Chapter 17 Sixty Years Stalemated
Darius stood on the ridge overlooking the silent battlefield as soldiers slowly regained consciousness and stumbled back to their lines. Veth watched him with crossed arms, clearly amused.
"So?" Veth demanded. "How exactly do you plan to win my war, little prince?"
Darius did not answer immediately. He studied the two opposing camps in the distance. One flew faded blue banners, the other worn crimson. Both sides moved with the same exhausted rhythm.
"I need to see more," he said. "Both sides."
Veth laughed. "You want a tour? Fine." She gestured lazily and the air shimmered. Suddenly Darius and Mara could see clearly into both command tents as if standing inside them.
In the blue camp, the general counted coins while his officers argued over supply lines. "Another season of fighting means another season of royal funding," the general said with a smirk. "Keep the casualties high enough to look serious, but not so high we lose our bonuses."
In the crimson camp, a similar scene unfolded. Their general toasted with his aides. "The king needs this war to continue. It keeps the taxes flowing and the people distracted. Peace would ruin us."
Darius watched both sides in silence for a long time. "The war stopped being about territory or ideology decades ago."
Veth grinned. "Of course it did. Victory would bore me to death."
Mara spoke quietly beside Darius. "The soldiers no longer remember why it began. Most were not even born when the first battles started."

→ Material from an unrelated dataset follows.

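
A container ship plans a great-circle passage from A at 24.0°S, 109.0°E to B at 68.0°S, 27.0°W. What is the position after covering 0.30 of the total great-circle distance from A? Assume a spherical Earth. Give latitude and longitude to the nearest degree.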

Darius nodded. "Generals profit from extended contracts. Kingdoms depend on war taxes. Merchants sell weapons to both sides. Even the common soldiers... they fight because fighting is all they know now. The war has become self-sustaining."
Veth stepped closer, her massive frame casting a long shadow. "Exactly. I keep it going because endless conflict feels good. Victory? One side wins and everything gets quiet. Boring. I hate boring."
Darius rubbed his jaw, eyes still moving between the two camps. "So the system feeds you. The generals, the kings, the soldiers, they all need this stalemate to continue. No one actually wants it to end."
"Correct," Veth said proudly. "I have built something beautiful. Sixty years of perfect, balanced war. No exit. No resolution. Just glorious, endless fighting."
Mara turned to Darius. "Are you trying to save them?"
Darius shook his head. "No."
He paused, then continued. "I’m trying to remove the structure that feeds this."
Veth raised an eyebrow. "Remove the structure? You think you can just... end my war by talking?"
"Not by talking," Darius replied. "By making the war itself irrelevant. If the generals stop profiting, if the kingdoms no longer need the taxes, if the soldiers lose the hunger you give them... then the whole system collapses."
Veth stared at him for a long moment. Then she threw her head back and laughed, loud and genuine. "You are insane. I love it. No one has ever tried to make my war boring on purpose."
Darius looked at her directly. "You say victory would bore you. But what if the war itself became pointless? What if there was nothing left to sustain the fight? Would you still enjoy it then?"
Veth’s eyes narrowed with dangerous interest. "Careful, prince. You are stepping on very dangerous ground."
"I know," Darius said. "But traditional victory is impossible here. I cannot beat both armies. I cannot kill you. So I have to change the game entirely."
Mara watched him closely. "This is a much larger challenge than surviving me."
"It is," Darius agreed. "But it is the only way forward."
Veth paced in front of them, armor clanking. "The empires will never agree to peace. The generals are too comfortable. The soldiers only know war. Even if you somehow convinced one side, the other would keep fighting."
"Which is why I will not ask for peace," Darius said. "I will make peace irrelevant."
Veth stopped pacing. "You intrigue me, Darius Valeborn. More than I expected. Very well. Show me this grand plan of yours."
That night, under a blood-red moon, Darius stood at the edge of neutral ground between the two camps. Torches flickered in the distance from both sides.
He turned to a nervous messenger who had approached under white flag. "Tell both generals I request a meeting. Tonight. At the same time. Neutral ground. No weapons. No armies. Just them."
The messenger paled. "Both generals? At the same time? They will never agree."
"Tell them the Plague Goddess and War Incarnate are watching," Darius said calmly. "And that refusing is no longer an option."
The messenger swallowed hard and ran off toward the camps.
Mara stood beside him. "You are forcing them together."
"Yes," Darius replied. "Time to start removing the structure."
In the distance, lights began moving in both command tents. The two enemy generals were being summoned at the same moment.